For your impairment(s) to be considered disabling, it must result in limitations in what you can do. For example, a physical impairment of severe carpal tunnel syndrome in both hands may limit use of those extremities to the point where you cannot use them for more than a few minutes in an hour. As a result, you could not work at any full time job, which is defined as being able to work eight hours a day, 40 hours a week.

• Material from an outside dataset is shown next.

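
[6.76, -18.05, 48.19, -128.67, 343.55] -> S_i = 6.76*(-2.67)^i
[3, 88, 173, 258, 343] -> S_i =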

Second, your impairment must be documented by a valid medical source, such as a physician or psychiatrist. It is very important that you do your best to obtain treatment for your condition. If you do not have insurance or cannot afford treatment, seek out your local health department, vocational rehabilitation office, or as a last resort, a hospital emergency room. At least your condition or complaint of condition will be documented. In some instances where no records exist, the Social Security Administration (SSA) will send you — at their expense — to a medical source for a consultative exam. The medical source will examine you and give their expert opinion on your condition.
Medical records can sometimes be all you need to be approved for disability if you meet one of SSA’s “Listing of Medical Impairments.” This listing is often called the Blue Book. The current listings include specific conditions in the following areas:
- Special senses and speech
- Skin disorders
- Endocrine disorders
- Congenital disorders
- Neurological disorders
- Mental disorders
- Immune disorder
The listing requirements are very specific regarding symptoms, resulting limitations and the existence of medical documentation to support the claim. However, if evidence of a listing exists, you will be approved for disability benefits.
Do I have to meet a listing? No. Many people with impairments that do not meet a listing are still approved. However, this is where it benefits you to have a representative to help you with your claim. Disability representatives are familiar with the decision-making process and know what it takes to prove your claim.